Ein "Massenprodukt" wie Milch am Weltmarkt zu handeln hat Auswirkungen auf lokale Märkte: Bäuerliche Betriebe hier und im globalen Süden stehen untr großem Druck. Der weltweite Handel mit Tierfutter hat Auswirkungen auf Regenwald, bäuerliche Betriebe, Klima und schafft Abhängigkeiten.
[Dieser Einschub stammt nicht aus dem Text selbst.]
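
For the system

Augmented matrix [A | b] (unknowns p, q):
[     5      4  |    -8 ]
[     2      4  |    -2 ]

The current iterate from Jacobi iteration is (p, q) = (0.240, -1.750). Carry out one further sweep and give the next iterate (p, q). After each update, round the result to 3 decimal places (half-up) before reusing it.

One sweep:
  p = (-8 - (4)·-1.750) / (5) = -0.200
  q = (-2 - (2)·0.240) / (4) = -0.620

(-0.200, -0.620)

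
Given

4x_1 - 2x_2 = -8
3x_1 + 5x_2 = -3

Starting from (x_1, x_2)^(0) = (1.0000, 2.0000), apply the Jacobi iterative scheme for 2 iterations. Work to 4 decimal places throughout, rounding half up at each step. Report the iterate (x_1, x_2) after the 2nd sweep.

(-2.6000, 0.0000)

Iteration 1:
  x_1 = (-8 - (-2)·2.0000) / (4) = -1.0000
  x_2 = (-3 - (3)·1.0000) / (5) = -1.2000
Iteration 2:
  x_1 = (-8 - (-2)·-1.2000) / (4) = -2.6000
  x_2 = (-3 - (3)·-1.0000) / (5) = 0.0000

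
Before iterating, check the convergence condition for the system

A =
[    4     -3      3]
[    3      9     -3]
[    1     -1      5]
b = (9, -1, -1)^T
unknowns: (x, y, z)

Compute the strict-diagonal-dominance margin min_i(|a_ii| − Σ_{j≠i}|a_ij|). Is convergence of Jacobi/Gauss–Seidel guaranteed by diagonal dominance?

-2

row 1: |4| − (3+3) = -2
row 2: |9| − (3+3) = 3
row 3: |5| − (1+1) = 3
minimum over rows = -2 → not strictly diagonally dominant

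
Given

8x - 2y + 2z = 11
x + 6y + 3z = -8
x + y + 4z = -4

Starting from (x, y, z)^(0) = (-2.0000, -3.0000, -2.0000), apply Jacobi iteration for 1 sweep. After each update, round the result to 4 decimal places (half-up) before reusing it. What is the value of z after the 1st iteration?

0.2500

Iteration 1:
  x = (11 - (-2)·-3.0000 - (2)·-2.0000) / (8) = 1.1250
  y = (-8 - (1)·-2.0000 - (3)·-2.0000) / (6) = 0.0000
  z = (-4 - (1)·-2.0000 - (1)·-3.0000) / (4) = 0.2500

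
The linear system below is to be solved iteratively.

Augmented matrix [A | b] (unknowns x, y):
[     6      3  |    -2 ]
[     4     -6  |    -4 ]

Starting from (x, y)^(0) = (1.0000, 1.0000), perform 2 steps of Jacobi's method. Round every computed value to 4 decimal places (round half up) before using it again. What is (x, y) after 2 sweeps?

Iteration 1:
  x = (-2 - (3)·1.0000) / (6) = -0.8333
  y = (-4 - (4)·1.0000) / (-6) = 1.3333
Iteration 2:
  x = (-2 - (3)·1.3333) / (6) = -1.0000
  y = (-4 - (4)·-0.8333) / (-6) = 0.1111

(-1.0000, 0.1111)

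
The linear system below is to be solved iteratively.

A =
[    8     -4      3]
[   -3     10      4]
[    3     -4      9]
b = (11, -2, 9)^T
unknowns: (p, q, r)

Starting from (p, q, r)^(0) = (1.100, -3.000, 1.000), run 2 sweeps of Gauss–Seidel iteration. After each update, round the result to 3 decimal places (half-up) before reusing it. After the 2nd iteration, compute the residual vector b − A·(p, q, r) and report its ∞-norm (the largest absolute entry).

2.313

Iteration 1:
  p = (11 - (-4)·-3.000 - (3)·1.000) / (8) = -0.500
  q = (-2 - (-3)·-0.500 - (4)·1.000) / (10) = -0.750
  r = (9 - (3)·-0.500 - (-4)·-0.750) / (9) = 0.833
Iteration 2:
  p = (11 - (-4)·-0.750 - (3)·0.833) / (8) = 0.688
  q = (-2 - (-3)·0.688 - (4)·0.833) / (10) = -0.327
  r = (9 - (3)·0.688 - (-4)·-0.327) / (9) = 0.625
Residual b − A·x = (2.313, 0.834, 0.003); ∞-norm = 2.313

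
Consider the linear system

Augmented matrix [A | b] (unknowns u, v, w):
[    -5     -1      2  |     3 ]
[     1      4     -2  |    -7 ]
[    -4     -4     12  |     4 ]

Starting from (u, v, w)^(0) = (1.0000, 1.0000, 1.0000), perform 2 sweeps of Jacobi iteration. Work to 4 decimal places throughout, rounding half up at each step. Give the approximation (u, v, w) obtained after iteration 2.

Iteration 1:
  u = (3 - (-1)·1.0000 - (2)·1.0000) / (-5) = -0.4000
  v = (-7 - (1)·1.0000 - (-2)·1.0000) / (4) = -1.5000
  w = (4 - (-4)·1.0000 - (-4)·1.0000) / (12) = 1.0000
Iteration 2:
  u = (3 - (-1)·-1.5000 - (2)·1.0000) / (-5) = 0.1000
  v = (-7 - (1)·-0.4000 - (-2)·1.0000) / (4) = -1.1500
  w = (4 - (-4)·-0.4000 - (-4)·-1.5000) / (12) = -0.3000

(0.1000, -1.1500, -0.3000)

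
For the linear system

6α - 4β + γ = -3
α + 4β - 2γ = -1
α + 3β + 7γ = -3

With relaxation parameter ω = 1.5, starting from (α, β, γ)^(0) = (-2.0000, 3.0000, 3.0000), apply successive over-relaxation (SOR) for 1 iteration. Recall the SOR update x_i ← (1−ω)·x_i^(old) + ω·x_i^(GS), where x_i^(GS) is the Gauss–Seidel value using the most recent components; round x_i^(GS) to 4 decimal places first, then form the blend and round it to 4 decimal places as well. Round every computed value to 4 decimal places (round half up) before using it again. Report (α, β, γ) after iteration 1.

Iteration 1:
  α: GS value = (-3 - (-4)·3.0000 - (1)·3.0000) / (6) = 1.0000;  α ← (1−ω)·-2.0000 + ω·1.0000 = 2.5000
  β: GS value = (-1 - (1)·2.5000 - (-2)·3.0000) / (4) = 0.6250;  β ← (1−ω)·3.0000 + ω·0.6250 = -0.5625
  γ: GS value = (-3 - (1)·2.5000 - (3)·-0.5625) / (7) = -0.5446;  γ ← (1−ω)·3.0000 + ω·-0.5446 = -2.3169

(2.5000, -0.5625, -2.3169)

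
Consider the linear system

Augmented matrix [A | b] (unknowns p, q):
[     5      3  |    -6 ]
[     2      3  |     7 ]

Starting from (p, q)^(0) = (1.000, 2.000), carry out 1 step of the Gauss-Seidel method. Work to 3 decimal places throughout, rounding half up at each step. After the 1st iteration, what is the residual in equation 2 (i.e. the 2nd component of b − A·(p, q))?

0.001

Iteration 1:
  p = (-6 - (3)·2.000) / (5) = -2.400
  q = (7 - (2)·-2.400) / (3) = 3.933
Residual b − A·x = (-5.799, 0.001)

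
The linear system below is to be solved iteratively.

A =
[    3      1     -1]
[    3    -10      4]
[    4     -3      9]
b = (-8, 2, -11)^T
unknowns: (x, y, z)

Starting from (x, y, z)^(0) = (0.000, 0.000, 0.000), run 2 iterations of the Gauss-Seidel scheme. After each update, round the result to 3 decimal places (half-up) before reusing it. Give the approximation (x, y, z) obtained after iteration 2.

Iteration 1:
  x = (-8 - (1)·0.000 - (-1)·0.000) / (3) = -2.667
  y = (2 - (3)·-2.667 - (4)·0.000) / (-10) = -1.000
  z = (-11 - (4)·-2.667 - (-3)·-1.000) / (9) = -0.370
Iteration 2:
  x = (-8 - (1)·-1.000 - (-1)·-0.370) / (3) = -2.457
  y = (2 - (3)·-2.457 - (4)·-0.370) / (-10) = -1.085
  z = (-11 - (4)·-2.457 - (-3)·-1.085) / (9) = -0.492

(-2.457, -1.085, -0.492)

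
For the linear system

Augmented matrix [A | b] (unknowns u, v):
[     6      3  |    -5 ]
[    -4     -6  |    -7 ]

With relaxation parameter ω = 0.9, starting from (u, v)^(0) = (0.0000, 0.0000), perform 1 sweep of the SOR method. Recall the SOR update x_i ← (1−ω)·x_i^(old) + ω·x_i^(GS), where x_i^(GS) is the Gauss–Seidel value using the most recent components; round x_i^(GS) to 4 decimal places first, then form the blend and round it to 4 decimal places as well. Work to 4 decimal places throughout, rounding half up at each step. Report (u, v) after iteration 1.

(-0.7500, 1.5000)

Iteration 1:
  u: GS value = (-5 - (3)·0.0000) / (6) = -0.8333;  u ← (1−ω)·0.0000 + ω·-0.8333 = -0.7500
  v: GS value = (-7 - (-4)·-0.7500) / (-6) = 1.6667;  v ← (1−ω)·0.0000 + ω·1.6667 = 1.5000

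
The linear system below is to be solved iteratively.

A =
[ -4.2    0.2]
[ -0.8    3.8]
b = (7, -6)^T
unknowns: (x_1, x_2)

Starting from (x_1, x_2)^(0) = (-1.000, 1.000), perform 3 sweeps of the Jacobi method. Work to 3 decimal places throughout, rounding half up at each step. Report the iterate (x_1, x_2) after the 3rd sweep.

(-1.758, -1.948)

Iteration 1:
  x_1 = (7 - (0.2)·1.000) / (-4.2) = -1.619
  x_2 = (-6 - (-0.8)·-1.000) / (3.8) = -1.789
Iteration 2:
  x_1 = (7 - (0.2)·-1.789) / (-4.2) = -1.752
  x_2 = (-6 - (-0.8)·-1.619) / (3.8) = -1.920
Iteration 3:
  x_1 = (7 - (0.2)·-1.920) / (-4.2) = -1.758
  x_2 = (-6 - (-0.8)·-1.752) / (3.8) = -1.948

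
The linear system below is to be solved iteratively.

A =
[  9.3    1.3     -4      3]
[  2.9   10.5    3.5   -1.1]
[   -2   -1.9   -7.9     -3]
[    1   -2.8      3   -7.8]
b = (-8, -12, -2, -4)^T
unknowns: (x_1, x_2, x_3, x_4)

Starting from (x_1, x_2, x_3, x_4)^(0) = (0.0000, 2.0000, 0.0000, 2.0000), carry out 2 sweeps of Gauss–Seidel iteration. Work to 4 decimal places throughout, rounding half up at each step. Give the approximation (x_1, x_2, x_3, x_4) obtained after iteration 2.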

Ein interessantes Diskussionspapier zur Wertschöpfungskette von Milch und Überlegungen zu einer solidarischen Regionalisierung.

Global, regional - alles egal? - ein Papier von Powershift, AbL, Naturfreunde, Forum Umwelt und Entwicklung, attac

Die-Wertschoepfungskette-von-Milch-und-Ueberlegungen-zu-einer-solidarischen-Regionalisierung-web-15122020.pdf (power-shift.de)

Die Rinderhaltung ist umso klimafreundlicher, wenn sie nachhaltig, mit Weidegang, Dauergrünland und Futterbauflächen (z.B. Luzerne und Kleegras) betrieben wird und der Kraftfutteraufwand in einem wiederkäuergerechten Verhältnis zum Grundfutter steht.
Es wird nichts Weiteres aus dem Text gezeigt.